New research shows need for urgent ‘stronger safety net’ to stop Scots falling into ‘deep poverty’

New research shows need for urgent ‘stronger safety net’ to stop Scots falling into ‘deep poverty’

Charities urge that the Scottish Child Payment and the Scottish Welfare Fund are maximised to tackle child poverty and destitution

The Scottish Government must take further action to help provide a much stronger safety net for families if it is to meet its own child poverty targets and reduce ‘deep poverty,’ recommends a new report.

The Tackling Child Poverty and Destitution report, written by IPPR (Institute of Public Policy Research) Scotland on behalf of the Trussell Trust and Save the Children, considers whether two of Scotland’s boldest welfare policies are doing enough for families and what more can be done to maximise their potential.

The findings stress that The Scottish Child Payment and Scottish Welfare Fund make a tangible difference to those struggling on a low income and putting money into people’s pockets is the most effective solution. Yet the evidence is clear that the Scottish Government is currently not on track to meet its own statutory child poverty targets. Recent statistics suggest that around 26 per cent of children, around 260,000, were living in poverty in 2019/20. The Child Poverty (Scotland) Act 2017 requires Scottish ministers to ensure less than 18 per cent of children are living in poverty by 2023/24 and less than 10 per cent of children are living in poverty by 2030.

Both policies must do more to meet growing needs and the deepening cost of living crisis.

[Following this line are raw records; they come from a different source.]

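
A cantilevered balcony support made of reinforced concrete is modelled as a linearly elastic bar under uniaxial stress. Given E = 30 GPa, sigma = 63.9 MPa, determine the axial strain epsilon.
Model: a linearly elastic bar under uniaxial stress, so sigma = E·epsilon.
Solve for epsilon: epsilon = sigma / E.
Convert to SI units:
  E = 30 GPa = 3 × 10¹⁰ Pa
  sigma = 63.9 MPa = 6.39 × 10⁷ Pa
Substitute:
  epsilon = (6.39 × 10⁷) / (3 × 10¹⁰)
  epsilon = 0.00213
Final answer: epsilon = 0.00213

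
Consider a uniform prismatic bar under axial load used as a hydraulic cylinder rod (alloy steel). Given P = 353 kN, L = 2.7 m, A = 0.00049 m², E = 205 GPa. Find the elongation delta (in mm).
Model: a uniform prismatic bar under axial load, so delta = (P·L) / (A·E).
Convert to SI units:
  P = 353 kN = 353000 N
  E = 205 GPa = 2.05 × 10¹¹ Pa
Substitute:
  delta = (353000 × 2.7) / (0.00049 × (2.05 × 10¹¹))
  delta = 0.009488 m
Convert: delta = 0.009488 m = 9.488 mm
Final answer: delta = 9.488 mm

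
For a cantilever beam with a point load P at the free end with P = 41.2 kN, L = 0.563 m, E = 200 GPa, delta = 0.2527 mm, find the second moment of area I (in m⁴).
Model: a cantilever beam with a point load P at the free end, so delta = (P·L^3) / (3·E·I).
Solve for I: I = (P·L^3) / (3·delta·E).
Convert to SI units:
  P = 41.2 kN = 41200 N
  E = 200 GPa = 2 × 10¹¹ Pa
  delta = 0.2527 mm = 0.0002527 m
Substitute:
  I = (41200 × 0.563^3) / (3 × 0.0002527 × (2 × 10¹¹))
  I = 4.849 × 10⁻⁵ m⁴
Final answer: I = 4.849 × 10⁻⁵ m⁴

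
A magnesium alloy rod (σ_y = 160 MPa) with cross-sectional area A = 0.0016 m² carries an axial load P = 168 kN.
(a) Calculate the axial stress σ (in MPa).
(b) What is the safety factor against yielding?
(a) Axial stress σ = P/A. Convert P = 168 kN = 168000 N.
  σ = 168000 / 0.0016 = 1.05 × 10⁸ Pa = 105 MPa
(b) Safety factor SF = σ_y/σ = 160 / 105 = 1.524
Final answer: (a) σ = 105 MPa, (b) SF = 1.524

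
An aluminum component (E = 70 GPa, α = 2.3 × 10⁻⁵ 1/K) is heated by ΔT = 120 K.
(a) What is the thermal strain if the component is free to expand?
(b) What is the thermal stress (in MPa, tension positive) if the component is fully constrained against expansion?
(a) Free thermal strain ε_th = α·ΔT = (2.3 × 10⁻⁵) × 120 = 0.00276
(b) Fully constrained, the expansion is suppressed, so σ = -E·α·ΔT. Convert E = 70 GPa = 7 × 10¹⁰ Pa.
  σ = -(7 × 10¹⁰) × (2.3 × 10⁻⁵) × 120 = -1.932 × 10⁸ Pa = -193.2 MPa (compressive)
Final answer: (a) ε_th = 0.00276, (b) σ = -193.2 MPa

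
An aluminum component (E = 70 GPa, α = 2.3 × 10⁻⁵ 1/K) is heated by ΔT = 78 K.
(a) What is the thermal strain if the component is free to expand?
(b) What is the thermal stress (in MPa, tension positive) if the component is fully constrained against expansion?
(a) Free thermal strain ε_th = α·ΔT = (2.3 × 10⁻⁵) × 78 = 0.001794
(b) Fully constrained, the expansion is suppressed, so σ = -E·α·ΔT. Convert E = 70 GPa = 7 × 10¹⁰ Pa.
  σ = -(7 × 10¹⁰) × (2.3 × 10⁻⁵) × 78 = -1.256 × 10⁸ Pa = -125.6 MPa (compressive)
Final answer: (a) ε_th = 0.001794, (b) σ = -125.6 MPa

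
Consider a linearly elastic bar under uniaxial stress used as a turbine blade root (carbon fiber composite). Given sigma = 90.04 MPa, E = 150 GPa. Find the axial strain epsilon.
Model: a linearly elastic bar under uniaxial stress, so epsilon = sigma / E.
Convert to SI units:
  sigma = 90.04 MPa = 9.004 × 10⁷ Pa
  E = 150 GPa = 1.5 × 10¹¹ Pa
Substitute:
  epsilon = (9.004 × 10⁷) / (1.5 × 10¹¹)
  epsilon = 0.0006003
Final answer: epsilon = 0.0006003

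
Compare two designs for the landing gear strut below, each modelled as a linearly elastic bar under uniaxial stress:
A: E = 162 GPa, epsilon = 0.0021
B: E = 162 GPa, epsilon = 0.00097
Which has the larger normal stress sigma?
Model: a linearly elastic bar under uniaxial stress, so sigma = E·epsilon (SI units).
  A: sigma = (1.62 × 10¹¹) × 0.0021 = 3.402 × 10⁸ Pa = 340.2 MPa
  B: sigma = (1.62 × 10¹¹) × 0.00097 = 1.571 × 10⁸ Pa = 157.1 MPa
340.2 MPa > 157.1 MPa, so A is larger.
Final answer: A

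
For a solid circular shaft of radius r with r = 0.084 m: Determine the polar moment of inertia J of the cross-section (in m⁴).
Model: a solid circular shaft of radius r, so J = (π·r^4) / 2.
Substitute:
  J = (π × 0.084^4) / 2
  J = 7.821 × 10⁻⁵ m⁴
Final answer: J = 7.821 × 10⁻⁵ m⁴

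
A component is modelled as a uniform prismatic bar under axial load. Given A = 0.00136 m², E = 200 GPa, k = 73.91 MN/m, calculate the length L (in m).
Model: a uniform prismatic bar under axial load, so k = (A·E) / L.
Solve for L: L = (A·E) / k.
Convert to SI units:
  E = 200 GPa = 2 × 10¹¹ Pa
  k = 73.91 MN/m = 7.391 × 10⁷ N/m
Substitute:
  L = (0.00136 × (2 × 10¹¹)) / (7.391 × 10⁷)
  L = 3.68 m
Final answer: L = 3.68 m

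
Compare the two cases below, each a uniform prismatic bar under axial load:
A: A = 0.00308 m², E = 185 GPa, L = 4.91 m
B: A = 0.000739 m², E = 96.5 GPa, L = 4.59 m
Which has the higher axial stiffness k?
Model: a uniform prismatic bar under axial load, so k = (A·E) / L (SI units).
  A: k = (0.00308 × (1.85 × 10¹¹)) / 4.91 = 1.16 × 10⁸ N/m = 116 MN/m
  B: k = (0.000739 × (9.65 × 10¹⁰)) / 4.59 = 1.554 × 10⁷ N/m = 15.54 MN/m
116 MN/m > 15.54 MN/m, so A is larger.
Final answer: A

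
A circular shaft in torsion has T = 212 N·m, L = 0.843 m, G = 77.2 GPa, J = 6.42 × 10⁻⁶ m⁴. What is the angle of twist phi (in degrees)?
Model: a circular shaft in torsion, so phi = (T·L) / (G·J).
Convert to SI units:
  G = 77.2 GPa = 7.72 × 10¹⁰ Pa
Substitute:
  phi = (212 × 0.843) / ((7.72 × 10¹⁰) × (6.42 × 10⁻⁶))
  phi = 0.0003606 rad
Convert to degrees: phi = 0.0003606 × 180/π = 0.02066°
Final answer: phi = 0.02066°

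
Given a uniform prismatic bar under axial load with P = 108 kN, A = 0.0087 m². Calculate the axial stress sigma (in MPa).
Model: a uniform prismatic bar under axial load, so sigma = P / A.
Convert to SI units:
  P = 108 kN = 108000 N
Substitute:
  sigma = 108000 / 0.0087
  sigma = 1.241 × 10⁷ Pa
Convert: sigma = 1.241 × 10⁷ Pa = 12.41 MPa
Final answer: sigma = 12.41 MPa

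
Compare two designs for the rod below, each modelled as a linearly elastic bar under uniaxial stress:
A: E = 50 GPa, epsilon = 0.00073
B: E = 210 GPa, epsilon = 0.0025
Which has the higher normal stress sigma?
Model: a linearly elastic bar under uniaxial stress, so sigma = E·epsilon (SI units).
  A: sigma = (5 × 10¹⁰) × 0.00073 = 3.65 × 10⁷ Pa = 36.5 MPa
  B: sigma = (2.1 × 10¹¹) × 0.0025 = 5.25 × 10⁸ Pa = 525 MPa
525 MPa > 36.5 MPa, so B is larger.
Final answer: B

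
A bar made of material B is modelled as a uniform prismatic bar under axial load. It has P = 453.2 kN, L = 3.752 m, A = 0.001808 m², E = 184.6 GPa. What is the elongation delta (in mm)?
Model: a uniform prismatic bar under axial load, so delta = (P·L) / (A·E).
Convert to SI units:
  P = 453.2 kN = 453200 N
  E = 184.6 GPa = 1.846 × 10¹¹ Pa
Substitute:
  delta = (453200 × 3.752) / (0.001808 × (1.846 × 10¹¹))
  delta = 0.005095 m
Convert: delta = 0.005095 m = 5.095 mm
Final answer: delta = 5.095 mm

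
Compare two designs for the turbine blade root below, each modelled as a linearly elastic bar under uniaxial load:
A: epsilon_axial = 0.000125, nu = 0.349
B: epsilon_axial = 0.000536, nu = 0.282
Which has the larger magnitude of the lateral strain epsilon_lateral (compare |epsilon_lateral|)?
Model: a linearly elastic bar under uniaxial load, so epsilon_lateral = -nu·epsilon_axial (SI units).
  A: epsilon_lateral = -(0.349 × 0.000125) = -4.362 × 10⁻⁵
  B: epsilon_lateral = -(0.282 × 0.000536) = -0.0001512
|epsilon_lateral|: A = 4.362 × 10⁻⁵, B = 0.0001512, so B is larger in magnitude.
Final answer: B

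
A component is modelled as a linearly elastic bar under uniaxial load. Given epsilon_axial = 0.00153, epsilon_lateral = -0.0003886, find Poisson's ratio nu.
Model: a linearly elastic bar under uniaxial load, so epsilon_lateral = -nu·epsilon_axial.
Solve for nu: nu = -epsilon_lateral / epsilon_axial.
Substitute:
  nu = -(-0.0003886) / 0.00153
  nu = 0.254
Final answer: nu = 0.254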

The findings show that the introduction of the Scottish Child Payment is a ‘gamechanger’ in getting money directly to families in need.  One parent said: “It alleviates that pressure, that I won’t be counting down every last penny.”  But without further action, the Scottish Child Payment simply doesn’t go far enough, by itself, to meet the Scottish Government’s target to reduce child poverty.

The charities are calling for ambitious action to double the payment to £40 to boost stretched incomes and increase uptake of the payment to coincide with full roll out in 2022.

The Scottish Welfare Fund is also a real lifeline to families, as one parent described: “[It] helped me get through…Sometimes I need that extra help through Crisis Grants – halfway through month, times are tight – after bills, it’s just food and [pre-payment] meters.” In the face of the worst cost of living crisis in decades, it is a vital policy tool that can support families struggling with escalating financial pressure – but it could do more to prevent hardship and destitution.

The group is calling for an urgent review of crisis support offered through the Scottish Welfare Fund, and the value of the fund to be increased to meet higher levels of need.

This month sees the publication of the Scottish Government’s Tackling Child Poverty Delivery Plan – an opportunity to take bold steps to ensure every family has enough money to provide for their family, and help counteract the mounting cost of living crisis, set to cause escalating pressure for those families already making impossible decisions

Claire Telfer, Save the Children’s head of Scotland said: “Families on the lowest incomes are already making impossible decisions to meet their basic needs. Families face even stronger headwinds in the months ahead as the cost of living spirals. As it currently stands, there is a real risk that more and more parents and children’s basic needs won’t be met.”

Polly Jones, head of Scotland at the Trussell Trust said: “The cost of living crisis means that families in Scotland on the very lowest incomes will continue to be hit the hardest over the coming months, and beyond. Everyone should be able to afford the essentials in life – but food banks in our network see far too many people facing impossible decisions, like whether to put food on the table or heat their homes. This isn’t right.

Rachel Statham, Associate Director at IPPR Scotland commented further: “Urgent work is needed to meet Scotland’s interim child poverty targets, and now rising food and fuel prices are putting additional strain on families’ finances. The Scottish government must act quickly to protect people from the coming storm and get back on track to drastically reduce child poverty by 2030.”